Should I file my VA divorce on fault or no fault?

Posted on Jul 12, 2021 by Katie Carter


It’s not difficult to have fault based grounds for divorce. In many cases, as the marriage has broken down, one or both of the parties have committed adultery, been cruel or caused an apprehension of bodily hurt, or deserted or abandoned their spouse.

Still, I often feel like the general impression that women have is that, if they have fault based grounds, they should use them.
I don’t know whether it feels like morally it makes more sense to use the grounds you have or whether they mostly believe that, for one reason or another, using his fault for your grounds will yield a better result.

In most cases, using fault based grounds is not a golden ticket. In most cases, it will not yield more of the assets or more judicial favor. In most cases, it makes almost no difference at all, except that it means that the case will almost certainly take longer and cost significantly more.

If a woman tells me that she wants to file on fault, my immediate question is “Why?”, and then followed by, “What do you hope to achieve?”

There are lots of good reasons for filing on fault. The fact that he won’t sign a separation agreement, that you aren’t aware of what assets and liabilities there are, or in an attempt to have a pendente lite hearing and get temporary child and/or spousal support awarded are all good reasons to consider filing on fault.

There are lots of not so good reasons for filing on fault, too – but mostly there are uninformed reasons. I think that the existence of fault based grounds (and, of course, the actual semantics of referring to those grounds as ‘fault’ based) sort of implies that there is some benefit of using them for the party who is not at fault for the breakdown of the marriage. It’s often hard for women to wrap their minds around the fact that, in their case, the fault based grounds may not have the impact that they hoped that they would have.

I’m absolutely not saying that it’s never a good idea to file on fault. What I am saying, though, is that if you do decide to go that route, for whatever reason, you should have a good answer as to why you’re doing what you’re doing. It may be that you have no other choice, in which case you’d HAVE to use your fault based grounds. But it often happens, too, that there is a choice in the matter, and that the choice made is one that is emotionally driven, rather than legally driven.
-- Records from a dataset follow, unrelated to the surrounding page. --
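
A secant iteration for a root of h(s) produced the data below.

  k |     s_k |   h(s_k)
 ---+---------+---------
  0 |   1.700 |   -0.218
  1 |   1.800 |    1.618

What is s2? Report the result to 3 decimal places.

1.712

s2 = 1.800 − 1.618·(1.800 − 1.700) / (1.618 − (-0.218))
   = 1.800 − (0.16180)/(1.83600) = 1.71187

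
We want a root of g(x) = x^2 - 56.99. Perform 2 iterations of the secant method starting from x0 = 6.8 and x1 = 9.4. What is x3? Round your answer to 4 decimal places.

g(6.8) = -10.750000, g(9.4) = 31.370000
x2 = 9.400000 − 31.370000·(9.400000 − 6.800000) / (31.370000 − (-10.750000)) = 9.400000 − (81.562000)/(42.120000) = 7.463580
g(7.463580) = -1.284970
x3 = 7.463580 − (-1.284970)·(7.463580 − 9.400000) / (-1.284970 − 31.370000) = 7.463580 − (2.488241)/(-32.654970) = 7.539778

7.5398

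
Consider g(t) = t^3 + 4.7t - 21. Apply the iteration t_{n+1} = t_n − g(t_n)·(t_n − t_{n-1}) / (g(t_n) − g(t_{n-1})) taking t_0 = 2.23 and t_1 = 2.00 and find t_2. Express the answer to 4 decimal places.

g(2.23) = 0.570567, g(2.00) = -3.600000
t_2 = 2.000000 − (-3.600000)·(2.000000 − 2.230000) / (-3.600000 − 0.570567) = 2.000000 − (0.828000)/(-4.170567) = 2.198534

2.1985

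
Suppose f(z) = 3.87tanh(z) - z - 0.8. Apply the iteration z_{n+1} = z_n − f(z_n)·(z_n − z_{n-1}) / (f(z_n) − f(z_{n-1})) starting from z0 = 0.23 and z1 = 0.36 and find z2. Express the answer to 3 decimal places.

f(0.23) = -0.15527, f(0.36) = 0.17598
z2 = 0.36000 − 0.17598·(0.36000 − 0.23000) / (0.17598 − (-0.15527)) = 0.36000 − (0.02288)/(0.33125) = 0.29094

0.291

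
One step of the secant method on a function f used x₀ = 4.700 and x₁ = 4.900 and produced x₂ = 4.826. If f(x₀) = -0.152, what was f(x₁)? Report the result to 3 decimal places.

The secant line through (4.700, -0.152) and (4.900, f(x₁)) crosses zero at x₂ = 4.826.
So (4.700, -0.152), (4.900, f(x₁)), (4.826, 0) are collinear:
f(x₁) = -0.152 · (4.900 − 4.826) / (4.700 − 4.826) = -0.152 · (0.07400)/(-0.12600) = 0.08927

0.089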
As I write this, I only just hung up the phone with a consult of mine who told me about how, during the course of her marriage, her husband fathered not one but two children with a girlfriend. I’ve seen hundreds of other cases, too, but this one is freshest in my mind. In this case, the husband was agreeable on almost every point – support, custody, retirement, what to do with the marital residence – so, even though he committed a really, really egregious fault, what would be the point of filing on fault?
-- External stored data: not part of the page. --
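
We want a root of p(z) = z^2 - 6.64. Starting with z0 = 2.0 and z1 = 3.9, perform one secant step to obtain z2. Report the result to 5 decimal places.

p(2.0) = -2.6400000, p(3.9) = 8.5700000
z2 = 3.9000000 − 8.5700000·(3.9000000 − 2.0000000) / (8.5700000 − (-2.6400000)) = 3.9000000 − (16.2830000)/(11.2100000) = 2.4474576

2.44746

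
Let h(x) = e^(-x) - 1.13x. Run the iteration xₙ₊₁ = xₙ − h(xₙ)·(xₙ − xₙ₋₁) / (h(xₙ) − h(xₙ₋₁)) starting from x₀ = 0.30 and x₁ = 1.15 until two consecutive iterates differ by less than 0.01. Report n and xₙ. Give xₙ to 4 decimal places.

n = 4, xₙ = 0.5240

h(0.30) = 0.401818, h(1.15) = -0.982863
x₂ = 1.150000 − (-0.982863)·(0.850000)/(-1.384681) = 0.546660;  |Δ| = 0.603340
h(0.546660) = -0.038846
x₃ = 0.546660 − (-0.038846)·(-0.603340)/(0.944018) = 0.521833;  |Δ| = 0.024827
h(0.521833) = 0.003761
x₄ = 0.521833 − 0.003761·(-0.024827)/(0.042606) = 0.524024;  |Δ| = 0.002191
|x₄ − x₃| = 0.002191 < 0.01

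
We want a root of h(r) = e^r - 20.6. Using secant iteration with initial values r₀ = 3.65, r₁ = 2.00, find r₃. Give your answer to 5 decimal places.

h(3.65) = 17.8746660, h(2.00) = -13.2109439
r₂ = 2.0000000 − (-13.2109439)·(2.0000000 − 3.6500000) / (-13.2109439 − 17.8746660) = 2.0000000 − (21.7980574)/(-31.0856100) = 2.7012266
h(2.7012266) = -5.7020052
r₃ = 2.7012266 − (-5.7020052)·(2.7012266 − 2.0000000) / (-5.7020052 − (-13.2109439)) = 2.7012266 − (-3.9983979)/(7.5089387) = 3.2337117

3.23371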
Ultimately, in order to spend the kind of money that it would cost to support a contested divorce case, and even to invest the amount of time needed to get all the way through to a contested divorce trial, it’s wise to have a real reason.
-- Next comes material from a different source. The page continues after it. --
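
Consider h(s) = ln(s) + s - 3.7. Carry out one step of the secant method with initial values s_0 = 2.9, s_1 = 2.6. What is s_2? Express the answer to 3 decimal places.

2.706

h(2.9) = 0.26471, h(2.6) = -0.14449
s_2 = 2.60000 − (-0.14449)·(2.60000 − 2.90000) / (-0.14449 − 0.26471) = 2.60000 − (0.04335)/(-0.40920) = 2.70593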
At the end of the day, most people’s goals are the same: to get the best result possible in their case with the least amount of money expended. Right? Because, at the end, you’ll have to start your life over, and you’ll want a good result and as much money as possible to fuel that venture so that you can be successful in your post-divorce life.

Every choice you make through the divorce should be based on facts and carefully calculated to yield the results you want to see. I’m not saying that I can’t understand why someone whose husband has fathered two children outside of their marriage would want to file on fault. I’m also not saying that she would have any difficulty in proving it, if she really wanted to.

I’m just not sure what difference it would make since, in most cases, one spouse’s adultery really isn’t enough evidence for the court to give the innocent spouse more of the assets. It often doesn’t matter very much in custody determinations, either – if at all. After all, custody and visitation decisions are made based on the best interests of the child standards, and these days the courts really live and die by the belief that having both parents involved to the greatest degree possible is what’s best for the child.

And, after all, an affair says very little about a person’s parenting. (Unless, of course, there are facts I don’t know – like that the adultery took place with a prostitute who also had a conviction on child pornography charges and that the tryst took place in a hotel room where the child was also present, or something horrible like that. Don’t worry – I made these facts up to support my argument here, this is not coming from a real case!)

Maybe there’s a good reason to file on fault. That’s entirely possible; we do contested divorces every single day! But it’s also definitely worth asking questions, considering possible alternatives (including advantages and disadvantages), and even just sleeping on it. There’s no real rush, and no reason to make a quick emotional decision that will cost you more in the long run.